Biceps Tendon Injuries
What is the biceps tendon?
The biceps is a muscle in the upper arm that helps flex the elbow, supinate (face palms of the hand upwards) the forearm, and to a small degree flex the shoulder. This discussion focuses on injuries to the biceps muscle/tendon unit in the shoulder joint. There is also a biceps tendon further down the arm at the elbow that can also be injured. This is discussed in further detail in the elbow section under “distal biceps ruptures.”
How is the biceps tendon injured?
The most common injury to the biceps is tearing, fraying, and occasionally rupture from its connection point in the shoulder. This is caused by degenerative changes to the tendon itself, as well as mechanical injury to the tendon from bone spurs, heavy lifting, and different types of sporting activities. Another cause of biceps injury is in the setting of a subscapularis tear (a type of rotator cuff tear), where the biceps actually dislocates from its normal position in the shoulder.
What are some signs and symptoms of biceps tendon problems?
The most common complaint is pain over the front of the shoulder; however, biceps tendon injuries can have symptoms consistent with rotator cuff tears or arthritis in the shoulder or collarbone. These include pain with activity/overhead motion, weakness, and night pain.
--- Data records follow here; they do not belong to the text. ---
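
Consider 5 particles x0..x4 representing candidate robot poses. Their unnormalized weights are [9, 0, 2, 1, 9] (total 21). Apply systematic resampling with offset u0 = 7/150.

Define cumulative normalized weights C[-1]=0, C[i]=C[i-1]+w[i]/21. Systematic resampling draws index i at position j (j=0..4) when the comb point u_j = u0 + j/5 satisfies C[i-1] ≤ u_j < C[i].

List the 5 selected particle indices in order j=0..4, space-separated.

C = [3/7, 3/7, 11/21, 4/7, 1]
j=0: u_0=7/150 ∈ [0, 3/7) → index 0
j=1: u_1=37/150 ∈ [0, 3/7) → index 0
j=2: u_2=67/150 ∈ [3/7, 11/21) → index 2
j=3: u_3=97/150 ∈ [4/7, 1) → index 4
j=4: u_4=127/150 ∈ [4/7, 1) → index 4

0 0 2 4 4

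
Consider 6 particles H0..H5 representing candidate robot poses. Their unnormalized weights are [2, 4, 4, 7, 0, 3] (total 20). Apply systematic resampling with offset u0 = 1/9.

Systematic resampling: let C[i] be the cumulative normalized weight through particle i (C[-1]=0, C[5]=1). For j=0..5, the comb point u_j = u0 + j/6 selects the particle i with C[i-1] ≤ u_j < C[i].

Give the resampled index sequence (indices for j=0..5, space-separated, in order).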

Some patients with biceps injuries have pain only with certain movements that activate the biceps muscle. Motions such as flexing the elbow, carrying heavy weights, and even throwing movements are some common complaints. On rare occasion, patients will hear a “pop” in the shoulder that is followed by severe pain and the development of bruising down the front of the arm over the first day. What has occurred is a rupture of the biceps tendon, and the pain can be expected to last for a few days as the inflammation resolves.
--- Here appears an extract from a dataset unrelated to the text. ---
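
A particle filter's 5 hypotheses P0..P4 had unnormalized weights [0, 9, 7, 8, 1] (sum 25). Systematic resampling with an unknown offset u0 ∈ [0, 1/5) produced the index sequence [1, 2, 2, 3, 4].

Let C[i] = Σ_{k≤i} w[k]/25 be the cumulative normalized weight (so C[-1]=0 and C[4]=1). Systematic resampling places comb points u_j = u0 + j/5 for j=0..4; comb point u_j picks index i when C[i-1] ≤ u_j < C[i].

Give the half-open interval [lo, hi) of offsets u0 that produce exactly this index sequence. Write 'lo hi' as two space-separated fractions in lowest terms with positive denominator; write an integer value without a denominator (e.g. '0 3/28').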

How are biceps tendon injuries treated?
The first line of treatment is non-operative management. This includes anti-inflammatory medications (such as Ibuprofen or Naproxen), a home exercise program or supervised physical therapy, and occasionally a corticosteroid injection around the injured tendon. If you continue to have pain after an appropriate course of non-operative treatment, surgery may be required to alleviate your pain.
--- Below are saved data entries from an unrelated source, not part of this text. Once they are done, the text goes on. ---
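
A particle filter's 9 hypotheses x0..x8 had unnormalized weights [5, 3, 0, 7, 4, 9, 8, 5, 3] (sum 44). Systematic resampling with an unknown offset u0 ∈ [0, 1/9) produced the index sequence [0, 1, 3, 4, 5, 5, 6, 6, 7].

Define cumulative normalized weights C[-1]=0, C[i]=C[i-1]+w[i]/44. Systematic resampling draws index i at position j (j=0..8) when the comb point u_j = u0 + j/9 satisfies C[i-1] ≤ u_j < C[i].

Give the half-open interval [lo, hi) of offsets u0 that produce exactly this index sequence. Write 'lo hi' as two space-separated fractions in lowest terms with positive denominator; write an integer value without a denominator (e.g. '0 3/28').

1/132 4/99

C = [5/44, 2/11, 2/11, 15/44, 19/44, 7/11, 9/11, 41/44, 1]
j=0 picked index 0: u0 ∈ [0, 5/44)
j=1 picked index 1: u0 ∈ [1/396, 7/99)
j=2 picked index 3: u0 ∈ [-4/99, 47/396)
j=3 picked index 4: u0 ∈ [1/132, 13/132)
j=4 picked index 5: u0 ∈ [-5/396, 19/99)
j=5 picked index 5: u0 ∈ [-49/396, 8/99)
j=6 picked index 6: u0 ∈ [-1/33, 5/33)
j=7 picked index 6: u0 ∈ [-14/99, 4/99)
j=8 picked index 7: u0 ∈ [-7/99, 17/396)
intersection: [1/132, 4/99)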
Biceps tendon tears are treated in one of two ways: biceps tenotomy (cutting the tendon and letting it retract) vs biceps tenodesis (cutting the tendon and reattaching it to the arm bone). The goal of cutting the tendon is to remove the injured and diseased part of the tendon from the shoulder joint and biceps groove (where some research has suggested might be the area causing the most pain). No differences in pain relief and return to activities has been demonstrated through research. The downside of a tenotomy is the possibility of a “popeye” deformity where the biceps muscle can “ball up” in the arm as the cut tendon retracts down the arm. The popeye deformity does not happen 100% of the time, and for many people, the slight abnormal appearance of the muscle is not too big a deal. A second downside of a tenotomy is the small possibility of short-term cramping of the muscle in the early post-operative period. This usually doesn’t last long, and is very uncommon after 6-9 months after surgery. In contrast to a tenotomy, a biceps tenodesis can prevent the popeye deformity and most cases of cramping. However, this comes at the expense of a bigger, more invasive surgery that often requires an open incision near the arm pit (1-2 inch incision). Secondly, rehabilitation is prolonged after a tenodesis in comparison to a tenotomy. A sling is required for the first 5-6 weeks, and supervised physical therapy is initiated, similar to a rotator cuff repair. In contrast, patients who have undergone a biceps tenotomy can return to activities as soon as they feel comfortable. If you have spontaneously ruptured your biceps tendon, you have in-essence done your own biceps tenotomy, and no surgery is required.
A dislocating biceps tendon is often caused by a tear of the subscapularis muscle. Treatment of the biceps, in addition to repair of the torn subscapularis muscle, is the same – either a biceps tenotomy or tenodesis, depending on patient preference and the condition of the tendon.